国連の潘基文(パン・ギムン)事務総長ら27の機関のトップが27日と28日の2日間、スイスの首都ベルンで最高執行理事会を開きました。
理事会では、世界の食糧価格の急騰とこれに伴う一部国家の治安悪化を取り上げ、国際社会の協力による危機対応を検討しました。
ここ数年、世界の食糧価格は上昇を続けており、今年に入って、世界的な危機に拡大しました。
これにより、数億人以上の低所得層が飢饉に襲われており、過去10年間の経済発展による貧困撲滅の成果が相殺されています。
これを受け、国連関連機関のトップや高官は「世界的な食糧価格高騰は静かなる津波で、静かなるホロコーストである」と警告し、食糧急騰問題への対応は国際社会の最重要課題となっています。
今回の国連最高執行理事会には、FAO・食糧農業機関、WFP・世界食糧計画、世界銀行などが参加しました。
潘基文(パン・ギムン)事務総長は「世界はわれわれに期待を寄せており、解決法を見出さなければならない」との姿勢を示しています。
食糧価格高騰の要因を見てみますと、自然災害による穀物収穫量の減少が直接的な原因で、そのほか農業生産能力の減少や農産物貿易の不均衡構造で、食品消費構造の転換、原油価格の高騰による食糧生産輸送への圧力などが複合的に関係しています。

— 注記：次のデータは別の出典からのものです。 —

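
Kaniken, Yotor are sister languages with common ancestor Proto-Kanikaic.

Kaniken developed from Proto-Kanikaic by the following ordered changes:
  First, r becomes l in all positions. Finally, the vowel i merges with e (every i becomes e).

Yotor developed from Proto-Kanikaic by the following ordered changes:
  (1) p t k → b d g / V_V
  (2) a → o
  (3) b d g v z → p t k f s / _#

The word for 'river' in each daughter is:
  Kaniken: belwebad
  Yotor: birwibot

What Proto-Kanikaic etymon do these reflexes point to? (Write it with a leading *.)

*birwibad

Position 3: Kaniken has l, Yotor has r. Yotor preserves r here (none of its changes turn any other segment into r), so the proto-segment is *r.
Position 8: Kaniken has d, Yotor has t. Kaniken preserves d here (none of its changes turn any other segment into d), so the proto-segment is *d.
Position 7: Kaniken has a, Yotor has o. Kaniken preserves a here (none of its changes turn any other segment into a), so the proto-segment is *a.
Continuing position by position gives *birwibad; check it forward:
Kaniken: start from *birwibad.
  rule 1 (unconditioned shift): birwibad → bilwibad
  rule 2 (vowel merger): bilwibad → belwebad
  ⇒ Kaniken belwebad
Yotor: start from *birwibad.
  rule 1: no change — birwibad
  rule 2 (vowel merger): birwibad → birwibod
  rule 3 (final devoicing): birwibod → birwibot
  ⇒ Yotor birwibot
No other proto-form is consistent with every reflex, so the reconstruction is *birwibad.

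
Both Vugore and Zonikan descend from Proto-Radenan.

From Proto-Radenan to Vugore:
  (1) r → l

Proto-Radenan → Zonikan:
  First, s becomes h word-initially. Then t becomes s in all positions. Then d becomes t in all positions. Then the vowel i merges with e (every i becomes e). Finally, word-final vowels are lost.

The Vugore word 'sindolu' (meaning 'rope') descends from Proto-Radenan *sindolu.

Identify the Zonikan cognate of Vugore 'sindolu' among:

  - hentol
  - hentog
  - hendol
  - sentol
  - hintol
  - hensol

hentol

Zonikan: start from *sindolu.
  rule 1 (debuccalisation): sindolu → hindolu
  rule 2: no change — hindolu
  rule 3 (unconditioned shift): hindolu → hintolu
  rule 4 (vowel merger): hintolu → hentolu
  rule 5 (apocope): hentolu → hentol
  ⇒ Zonikan hentol
Only 'hentol' matches the regular Zonikan development of *sindolu.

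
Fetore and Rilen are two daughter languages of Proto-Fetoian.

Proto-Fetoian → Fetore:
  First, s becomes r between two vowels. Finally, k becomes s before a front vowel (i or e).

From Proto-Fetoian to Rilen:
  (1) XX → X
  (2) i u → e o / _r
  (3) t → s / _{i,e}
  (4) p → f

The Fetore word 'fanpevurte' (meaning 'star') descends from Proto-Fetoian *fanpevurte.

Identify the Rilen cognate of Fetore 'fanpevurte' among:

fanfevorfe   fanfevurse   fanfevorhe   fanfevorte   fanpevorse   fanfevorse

Rilen: start from *fanpevurte.
  rule 1: no change — fanpevurte
  rule 2 (pre-rhotic lowering): fanpevurte → fanpevorte
  rule 3 (palatalisation): fanpevorte → fanpevorse
  rule 4 (unconditioned shift): fanpevorse → fanfevorse
  ⇒ Rilen fanfevorse
The other candidates each miss or misapply at least one Rilen change.

fanfevorse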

国連は最貧国や貧困層への緊急支援として、加盟国に寄付を呼びかけています。
途上国での学校給食支援活動を行っている世界食糧計画は「7億ドル以上の寄付が緊急に必要となっている。集まなければ、数週間のうちに児童40万人に対する給食事業を打ち切らなければならない」と警告しています。
今回の最高執行理事会は募金と緊急支援を急務としています。
食糧危機の長期的な解決法として、貧困国の農業生産力の向上を中心に、現行の国際貿易体制を改正し、先進国の農業補助金を廃止し、食糧価格の公平な構造を構築すべきです。

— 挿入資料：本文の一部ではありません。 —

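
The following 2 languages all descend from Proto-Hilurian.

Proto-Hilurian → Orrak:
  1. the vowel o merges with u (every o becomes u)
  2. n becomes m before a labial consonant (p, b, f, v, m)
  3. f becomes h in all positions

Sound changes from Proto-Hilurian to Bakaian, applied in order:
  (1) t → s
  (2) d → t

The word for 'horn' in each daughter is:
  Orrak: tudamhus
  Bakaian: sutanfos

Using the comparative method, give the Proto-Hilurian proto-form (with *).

Position 3: Orrak has d, Bakaian has t. Orrak preserves d here (none of its changes turn any other segment into d), so the proto-segment is *d.
Position 1: Orrak has t, Bakaian has s. Orrak preserves t here (none of its changes turn any other segment into t), so the proto-segment is *t.
Position 7: Orrak has u, Bakaian has o. Bakaian preserves o here (none of its changes turn any other segment into o), so the proto-segment is *o.
This points to *tudanfos. Verify forward in each daughter:
Orrak: *tudanfos > tudanfus > tudamfus > tudamhus  (by vowel merger, nasal place assimilation, unconditioned shift)
Bakaian: start from *tudanfos.
  rule 1 (unconditioned shift): tudanfos → sudanfos
  rule 2 (unconditioned shift): sudanfos → sutanfos
  ⇒ Bakaian sutanfos
*tudanfos is the unique common source.

*tudanfos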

また、後発開発途上国では農業の生産率が先進国の50%に留まっています。
先進国は途上国に農業知識を伝授し、食糧生産力を開発する必要があります。
また、農業分野と関連する研究活動への支持を拡大し、遺伝子組替作物やバイオ燃料による影響を慎重に検討しなければならないと見られています。